Steatosis has a negative impact of the outcome of interferon-based therapy for eradication of several genotypes of HCV[42,43]. In non-diabetic patients with chronic HCV, the achievement of sustained virological response (SVR) with peginterferon and ribavirin prevents the development of de novo insulin resistance. Treatment failure is significantly associated with the development of de novo insulin resistance[44]. Recent research has indicated that achieving SVR with an interferon-based regimen prevents the development of insulin resistance, whereas treatment failure is an independent risk factor for the de novo development of insulin resistance[44].

In patients with chronic hepatitis B, the impact of steatosis on response to antiviral treatment with either peginterferon alpha-2a or the combination of peginterferon alpha-2a plus lamivudine has been poorly studied. Cindoruk et al[45] reported that no association between steatosis and response to interferon-based therapy was observed. On the other hand, Ateş et al[46] reported that hepatic steatosis leads to a trend of decreased, but statistically insignificant, SVR rates to peginterferon treatment.

Nucleos(t)ide analogues

Hepatic steatosis is significantly associated with entecavir treatment failure[47]. Some nucleic acids have been reported to induce steatosis as a result of cell injury. Lactic acidosis and severe hepatomegaly with steatosis may also occur during therapy with the anti-hepatitis B drug fialuridine[48] or adefovir dipivoxil[49].

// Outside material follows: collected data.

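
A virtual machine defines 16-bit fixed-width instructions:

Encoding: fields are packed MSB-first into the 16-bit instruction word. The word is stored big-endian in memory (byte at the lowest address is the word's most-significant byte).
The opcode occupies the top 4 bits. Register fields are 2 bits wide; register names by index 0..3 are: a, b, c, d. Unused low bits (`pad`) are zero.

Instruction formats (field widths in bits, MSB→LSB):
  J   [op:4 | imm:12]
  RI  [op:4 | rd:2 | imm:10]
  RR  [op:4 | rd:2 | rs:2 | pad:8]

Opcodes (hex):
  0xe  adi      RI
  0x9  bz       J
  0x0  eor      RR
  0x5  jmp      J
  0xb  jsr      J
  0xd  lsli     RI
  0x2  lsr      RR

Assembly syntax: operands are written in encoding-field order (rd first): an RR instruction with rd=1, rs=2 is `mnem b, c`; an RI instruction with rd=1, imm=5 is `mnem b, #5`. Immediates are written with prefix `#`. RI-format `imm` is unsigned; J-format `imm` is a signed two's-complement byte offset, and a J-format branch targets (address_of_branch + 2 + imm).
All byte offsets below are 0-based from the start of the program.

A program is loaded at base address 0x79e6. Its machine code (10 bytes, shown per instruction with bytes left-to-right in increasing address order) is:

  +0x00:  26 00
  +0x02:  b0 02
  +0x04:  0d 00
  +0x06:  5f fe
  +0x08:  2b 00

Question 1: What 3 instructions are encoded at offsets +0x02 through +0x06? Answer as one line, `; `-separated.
+0x02: b0 02 ⇒ word 0xb002 (big)
  op=0xb002>>12=0xb ⇒ jsr (J)
  imm: (w>>0)&0xfff=0x2 → #2
+0x04: 0d 00 ⇒ word 0x0d00 (big)
  op=0x0d00>>12=0x0 ⇒ eor (RR)
  rd: (w>>10)&0x3=0x3 → d
  rs: (w>>8)&0x3=0x1 → b
+0x06: 5f fe ⇒ word 0x5ffe (big)
  op=0x5ffe>>12=0x5 ⇒ jmp (J)
  imm: (w>>0)&0xfff=0xffe (s12→-2) → #-2

jsr #2; eor d, b; jmp #-2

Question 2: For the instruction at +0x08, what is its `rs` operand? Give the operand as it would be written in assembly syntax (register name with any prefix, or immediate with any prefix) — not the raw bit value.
d

off 0x08: read 2b 00 as big → 0x2b00
  opcode bits[15:12]=0x2: lsr/RR
  rd@[11:10]=0x2 ⇒ c
  rs@[9:8]=0x3 ⇒ d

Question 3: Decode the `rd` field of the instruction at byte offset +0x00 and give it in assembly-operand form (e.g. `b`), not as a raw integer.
b

[00] 26 00 → 0x2600
  op=0x2600>>12=0x2 ⇒ lsr (RR)
  [11:10] rd=1 = b
  [9:8] rs=2 = c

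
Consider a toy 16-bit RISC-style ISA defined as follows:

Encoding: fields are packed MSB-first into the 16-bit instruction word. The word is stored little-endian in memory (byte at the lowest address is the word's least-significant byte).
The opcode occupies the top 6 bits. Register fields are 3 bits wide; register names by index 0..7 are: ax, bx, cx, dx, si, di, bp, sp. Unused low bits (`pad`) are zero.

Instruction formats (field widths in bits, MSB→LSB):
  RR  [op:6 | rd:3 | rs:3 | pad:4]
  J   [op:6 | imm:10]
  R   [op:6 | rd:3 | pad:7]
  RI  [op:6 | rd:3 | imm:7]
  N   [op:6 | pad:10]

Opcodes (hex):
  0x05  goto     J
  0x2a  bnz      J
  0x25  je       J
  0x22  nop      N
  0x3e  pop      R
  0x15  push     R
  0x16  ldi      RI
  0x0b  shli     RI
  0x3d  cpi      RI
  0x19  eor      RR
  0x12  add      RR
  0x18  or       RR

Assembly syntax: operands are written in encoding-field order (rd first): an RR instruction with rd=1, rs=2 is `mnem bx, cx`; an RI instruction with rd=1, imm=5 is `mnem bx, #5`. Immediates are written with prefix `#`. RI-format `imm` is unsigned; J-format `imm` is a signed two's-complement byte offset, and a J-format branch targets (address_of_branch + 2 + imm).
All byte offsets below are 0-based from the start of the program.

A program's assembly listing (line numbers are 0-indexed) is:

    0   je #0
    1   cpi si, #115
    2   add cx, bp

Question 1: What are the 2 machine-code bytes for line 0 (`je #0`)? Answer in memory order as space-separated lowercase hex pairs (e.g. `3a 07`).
00 94

L0: je op=0x25:6|imm=0:10 ⇒ 0x9400 ⇒ little 00 94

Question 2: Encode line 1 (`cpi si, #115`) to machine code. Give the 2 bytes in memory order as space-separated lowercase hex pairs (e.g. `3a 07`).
L1: cpi op=0x3d:6|rd=4:3|imm=115:7 ⇒ 0xf673 ⇒ little 73 f6

73 f6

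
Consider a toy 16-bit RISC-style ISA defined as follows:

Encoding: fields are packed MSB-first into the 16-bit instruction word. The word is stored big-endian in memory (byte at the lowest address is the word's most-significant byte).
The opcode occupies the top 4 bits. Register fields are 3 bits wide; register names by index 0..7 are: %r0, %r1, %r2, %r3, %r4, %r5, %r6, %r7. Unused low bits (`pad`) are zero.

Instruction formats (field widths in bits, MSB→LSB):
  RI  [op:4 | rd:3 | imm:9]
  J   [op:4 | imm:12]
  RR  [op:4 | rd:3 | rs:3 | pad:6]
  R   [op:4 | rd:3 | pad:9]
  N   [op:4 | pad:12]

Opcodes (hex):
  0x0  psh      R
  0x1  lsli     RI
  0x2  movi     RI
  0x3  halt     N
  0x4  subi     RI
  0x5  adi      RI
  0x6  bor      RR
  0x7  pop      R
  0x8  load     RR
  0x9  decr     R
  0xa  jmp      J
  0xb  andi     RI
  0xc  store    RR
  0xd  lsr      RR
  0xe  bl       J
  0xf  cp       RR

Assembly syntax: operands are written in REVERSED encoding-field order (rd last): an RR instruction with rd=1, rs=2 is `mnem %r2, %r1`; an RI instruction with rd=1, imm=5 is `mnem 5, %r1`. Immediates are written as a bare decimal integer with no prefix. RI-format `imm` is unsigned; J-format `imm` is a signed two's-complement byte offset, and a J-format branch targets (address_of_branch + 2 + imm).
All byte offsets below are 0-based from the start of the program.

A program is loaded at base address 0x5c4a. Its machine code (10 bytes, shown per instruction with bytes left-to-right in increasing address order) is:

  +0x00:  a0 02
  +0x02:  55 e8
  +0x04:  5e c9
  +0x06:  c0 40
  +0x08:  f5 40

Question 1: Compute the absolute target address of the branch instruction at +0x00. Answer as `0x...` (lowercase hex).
+0x00: a0 02 ⇒ word 0xa002 (big)
  top 4b → 0xa → jmp [J]
  imm: (w>>0)&0xfff=0x2 → 2
  target = base 0x5c4a + off 0x00 + 2 + imm 2 = 0x5c4e

0x5c4e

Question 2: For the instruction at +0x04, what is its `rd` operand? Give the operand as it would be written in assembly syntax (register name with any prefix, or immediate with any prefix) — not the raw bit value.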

Direct-antiviral agents against HCV

The treatment for HCV is shifting from interferon-based therapies to interferon-free therapies with Direct-antiviral agents against HCV (DAAs). The impact of steatosis on DAA treatment is still controversial. Meissner et al[50] reported that clearance of HCV using an interferon-free antiviral regimen of sofosbuvir and ribavirin results in rapid changes in peripheral and intrahepatic metabolic pathways such as increased serum LDL concentration and decreased triglyceride concentration. At present, we do not know whether DAA treatment could improve type 2 diabetes mellitus or insulin resistance in HCV-infected individuals[51].

Indirect-antiviral agents against HCV

Infectious HCV replication and assembly is closely associated with intracellular lipid droplets and production of VLDL[52]. HCV particles are co-assembled with VLDL, the main structural component of which is apolipoprotein B (apoB). HCV particles in the sera exists as a mixture of complete low-density infectious lipo-viral particles (LVP) and a vast excess of apoB-associated empty nucleocapsid-free sub-viral particles that are complexed with anti-HCV envelope antibodies[53]. The difference in LVP correlations in HCV genotype 3 compared to HCV genotype 1 suggests HCV genotype-specific differences in apoE mediated viral entry[54]. These facts indicate the importance of the association of steatosis between HCV and NAFLD[53]. Several lipid-modulating drugs already in clinical use and in development for other diseases such as statins, niacin, plasma cholesteryl ester transfer protein inhibitors, apoB antisense and miRNA-122 inhibitors are useful for HCV treatment as indirect-antiviral agents against HCV (IDAA)[55]. Entry inhibitors such as scavenger receptor (SR)-BI antagonists, and novel target inhibitors such as diacylglycerol acyltransferase 1 inhibitors and long chain acyl-CoA synthetase 3 inhibitors may also be useful as new IDAA treatment options[55].

CONCLUSION

Many pathways are involved in liver steatosis and steatohepatitis. Accompanying the high prevalence of metabolic syndrome and liver steatosis, health problems are arising. As shown in this article, we reviewed characteristics of steatosis, the several viral and non-viral metabolic pathways that lead to steatosis and the management of NAFLD/NASH and steatosis with viral hepatitis[56].